Il la guida jusqu'aux escaliers, parcourant le QG jusqu'au couloir des chambres. Ils eurent tôt fait d'atteindre la sienne alors que, sur le trajet, Eylion continuait de délirer.
- Z'êtes sympa... mais je crèverai sans doute plutôt que de l'admettre...
- Oh... ça fait toujours plaisir à entendre. Mais pourquoi ne pas l'admettre?
- Ça m'fait bizarre, pas l'habitude... des gens... Bah, j'ai ma fiertéé... C'est important ça, la virilité, tout ça...
- La fierté mal placée... un vilain défaut, ça...
- Jamais dit que j'étais parfait... aite? Bordel, j'm'y perds...
- À chacun ses défauts, oui. Vous ne voulez pas vous asseoir?
Ils étaient maintenant à proximité du lit, Solid faisant en sorte de ne pas relâcher trop brusquement sa prise.
- Ouaai, bonne idée... Tout tourne...
- Hum... peut-être vous coucher, alors?
- J'ne sais pas, c'est vous la sagesse *hips* millénaire...

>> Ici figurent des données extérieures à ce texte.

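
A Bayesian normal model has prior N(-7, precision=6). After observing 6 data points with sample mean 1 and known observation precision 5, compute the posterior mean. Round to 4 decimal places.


Posterior mean = (prior_precision * prior_mean + n * data_precision * data_mean) / (prior_precision + n * data_precision)
Numerator = 6*-7 + 6*5*1 = -12
Denominator = 6 + 6*5 = 36
Posterior mean = -0.3333

-0.3333


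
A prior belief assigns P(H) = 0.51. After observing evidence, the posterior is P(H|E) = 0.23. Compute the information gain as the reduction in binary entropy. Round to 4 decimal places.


H(prior) = -0.51*log2(0.51) - 0.49*log2(0.49)
= 0.9997
H(post) = -0.23*log2(0.23) - 0.77*log2(0.77)
= 0.778
IG = 0.9997 - 0.778 = 0.2217

0.2217


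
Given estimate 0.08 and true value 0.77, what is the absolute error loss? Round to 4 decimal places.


Absolute error = |estimate - true|
= |-0.69| = 0.69

0.69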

- Dans ce cas, au lit. Je vais rester auprès de vous le temps que vous trouviez le sommeil.
- Ah, ah, ah, avec une berceuse? lança la Miqo'te avec l'humour de son état.
- Je doute avoir des mélodies pour apaiser vos tourments... Mais venez déjà vous mettre à l'aise... si c'est toutefois possible.
Eylion tangua un peu mais elle parvint à s'allonger sans chuter alors que Solid était déjà prêt à la réceptionner en cas de besoin. Il put se redresser une fois l'Arcaniste hors de danger.
- Niveau confort, vous n'allez pas être déçu, au moins.
- Ça m'changera du banc.
- Je ne prendrai pas le risque de vous déshabiller...
Elle regarda son haut à cette mention. Jamais "il" n'avait conçu une quelconque forme de Pudeur vis à vis de son corps de gringalet. Devait-"il" commencer avec un corps différent?
- ...
Elle dégagea son col et une partie de son haut avant d'enfoncer sa tête dans l'oreiller, l’œil vitreux.
- On va trouver une solution, tenta t'il de la rassurer avec un sourire.
- ... J'ne sais même pas s'il y a...
Elle se regarda avant d'appuyer à deux reprises sur le dessus de sa poitrine, comme si c'était une chose étrangère.
- J'veux pas passer l’Éternité comme ça...
- Je ferai ce qu'il faut pour que cela n'arrive pas.
- Merrrci... Z'êtes... un bon squeu...
- Oh, ce n'est pas dit que la solution soit gratuite si j'en trouve une. Les affaires sont les affaires.
Une partie de cette phrase tomba dans l'oreille d'un sourd... ou d'une sourde. Prise de vertige, elle avait sombré dans l'inconscience entretemps. À peine effondrée, un étrange bruit émana du Miqo'te déchu, un mélange entre un ronronnement et un ronflement... converti à la hauteur de l'apparence actuelle.
Quand il constata ce fait, l'Entité le borda de son mieux pour s'éclipser, par la suite, discrètement de la chambre.